Imbedded in its news release on Saturday Los Angeles County public health officials reluctantly slightly modified its ban on indoor church services while still maintaining a tight grip on worshippers’ behavior while doing so.
It blamed its modification on recent Supreme Court decisions: “The … order will be modified today to align with recent Supreme Court rulings for places of worship.”
But major restrictions remain in place:
Places of worship are permitted to offer faith-based services both indoors and outdoors [but] with mandatory physical distancing and face coverings over both the nose and mouth that must be worn at all times while on site.
Places of worship must also assure that attendance does not exceed the number of people who can be accommodated while maintaining a physical distance of six feet between separate households.
The press release didn’t mention the court cases that forced its hand. The first olive out of the bottle was the case of Roman Catholic Diocese of Brooklyn v. [New York Governor Andrew] Cuomo. The Supreme Court ruled:
Members of this Court are not public health experts, and we should respect the judgment of those with special expertise and responsibility in this area. But even in a pandemic, the Constitution cannot be put away and forgotten….
The restrictions at issue here, by effectively barring many from attending religious services, strike at the very heart of the First Amendment’s guarantee of religious liberty.
The second and third olives came out of the bottle a little easier: Robinson v. [New Jersey Governor Chris] Murphy, and High plains Harvest Church v. [Colorado Governor Jared] Polis. In each case the high court ruled that restrictions placed on worshippers by the two governors were unconstitutional.

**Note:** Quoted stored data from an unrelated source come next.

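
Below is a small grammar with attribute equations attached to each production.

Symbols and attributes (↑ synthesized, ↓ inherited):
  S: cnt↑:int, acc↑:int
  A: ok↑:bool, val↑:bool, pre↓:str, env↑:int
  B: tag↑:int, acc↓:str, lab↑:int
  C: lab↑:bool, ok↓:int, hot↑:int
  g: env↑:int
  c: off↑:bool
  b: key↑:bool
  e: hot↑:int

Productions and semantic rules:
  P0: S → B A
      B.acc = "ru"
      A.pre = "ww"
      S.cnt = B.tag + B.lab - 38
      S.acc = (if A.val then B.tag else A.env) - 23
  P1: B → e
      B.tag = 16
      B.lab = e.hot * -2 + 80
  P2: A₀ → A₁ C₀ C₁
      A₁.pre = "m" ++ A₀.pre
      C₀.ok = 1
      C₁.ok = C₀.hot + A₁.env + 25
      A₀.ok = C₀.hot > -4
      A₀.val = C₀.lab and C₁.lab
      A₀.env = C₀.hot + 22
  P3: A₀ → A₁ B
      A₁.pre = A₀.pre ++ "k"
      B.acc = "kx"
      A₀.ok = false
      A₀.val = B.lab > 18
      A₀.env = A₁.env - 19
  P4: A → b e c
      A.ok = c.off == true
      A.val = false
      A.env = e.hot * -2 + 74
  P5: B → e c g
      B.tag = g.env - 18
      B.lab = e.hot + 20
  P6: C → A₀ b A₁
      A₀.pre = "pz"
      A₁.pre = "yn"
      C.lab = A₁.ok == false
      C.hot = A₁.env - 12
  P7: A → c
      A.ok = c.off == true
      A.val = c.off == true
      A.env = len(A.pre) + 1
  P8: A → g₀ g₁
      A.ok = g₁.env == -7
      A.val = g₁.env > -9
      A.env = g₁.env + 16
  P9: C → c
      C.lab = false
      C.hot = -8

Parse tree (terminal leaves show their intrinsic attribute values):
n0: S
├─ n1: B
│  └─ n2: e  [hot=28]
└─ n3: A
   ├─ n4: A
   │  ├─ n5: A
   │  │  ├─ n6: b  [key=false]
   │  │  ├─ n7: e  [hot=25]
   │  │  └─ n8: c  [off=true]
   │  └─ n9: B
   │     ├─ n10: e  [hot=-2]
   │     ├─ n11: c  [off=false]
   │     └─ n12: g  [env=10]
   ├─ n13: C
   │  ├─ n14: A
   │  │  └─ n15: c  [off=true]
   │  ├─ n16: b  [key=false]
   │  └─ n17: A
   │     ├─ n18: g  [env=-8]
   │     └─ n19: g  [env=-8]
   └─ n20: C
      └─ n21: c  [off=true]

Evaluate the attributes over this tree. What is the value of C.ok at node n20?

26

1. n1.acc = "ru"  ["ru"]
2. n2.hot = 28  [terminal]
3. n1.tag = 16  [16]
4. n1.lab = 24  [e.hot * -2 + 80]
5. n3.pre = "ww"  ["ww"]
6. n4.pre = "mww"  ["m" ++ A₀.pre]
7. n5.pre = "mwwk"  [A₀.pre ++ "k"]
8. n6.key = false  [terminal]
9. n7.hot = 25  [terminal]
10. n8.off = true  [terminal]
11. n5.ok = true  [c.off == true]
12. n5.val = false  [false]
13. n5.env = 24  [e.hot * -2 + 74]
14. n9.acc = "kx"  ["kx"]
15. n10.hot = -2  [terminal]
16. n11.off = false  [terminal]
17. n12.env = 10  [terminal]
18. n9.tag = -8  [g.env - 18]
19. n9.lab = 18  [e.hot + 20]
20. n4.ok = false  [false]
21. n4.val = false  [B.lab > 18]
22. n4.env = 5  [A₁.env - 19]
23. n13.ok = 1  [1]
24. n14.pre = "pz"  ["pz"]
25. n15.off = true  [terminal]
26. n14.ok = true  [c.off == true]
27. n14.val = true  [c.off == true]
28. n14.env = 3  [len(A.pre) + 1]
29. n16.key = false  [terminal]
30. n17.pre = "yn"  ["yn"]
31. n18.env = -8  [terminal]
32. n19.env = -8  [terminal]
33. n17.ok = false  [g₁.env == -7]
34. n17.val = true  [g₁.env > -9]
35. n17.env = 8  [g₁.env + 16]
36. n13.lab = true  [A₁.ok == false]
37. n13.hot = -4  [A₁.env - 12]
38. n20.ok = 26  [C₀.hot + A₁.env + 25]
39. n21.off = true  [terminal]
40. n20.lab = false  [false]
41. n20.hot = -8  [-8]
42. n3.ok = false  [C₀.hot > -4]
43. n3.val = false  [C₀.lab and C₁.lab]
44. n3.env = 18  [C₀.hot + 22]
45. n0.cnt = 2  [B.tag + B.lab - 38]
46. n0.acc = -5  [(if A.val then B.tag else A.env) - 23]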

The stage was set at the California state level earlier this month when a Catholic priest, Father Trevor Burfitt, who oversees multiple churches in California, sued the state over similar restrictions. The judge, Gregory Pulskamp of the Superior Court of California for Kern County, wrote:
The free exercise of religion clause in the California Constitution prohibits Defendants from treating religious activities worse than comparable secular activities. California’s current Covid-related restrictions do exactly that.
This Court is not in a position to rewrite the restrictions or dictate to Defendants specifically how the restrictions may be cured. However, the Court is in a position to prohibit enforcement of the restrictions against Plaintiff pending trial, and rules accordingly.
Freedoms lost are rarely and only with great difficulty fully restored. The Los Angeles County Department of Public Health kept its heavy hand on the behavior of worshippers now being permitted to worship indoors. Staff and worshippers must wear face coverings at all times and stay six feet away from each other. The churches must continue to conduct screenings before allowing anyone to enter, and church staff must disinfect all indoor facilities between services.
In addition, drinking from a common communion cup or eating from the same piece of bread is prohibited. And all communion services must be held outdoors, with worshippers allowed to remove their masks briefly and then immediately replacing them afterwards.
Just so the message was clearly received, the LA public health officials are not at all happy about having to follow the high court’s rulings. It reiterated is previous edicts:
Stay at home as much as possible, do not mingle with others, and do not travel. Always wear a face covering, keep distance from others, frequently wash hands, and limit all non-essential activities.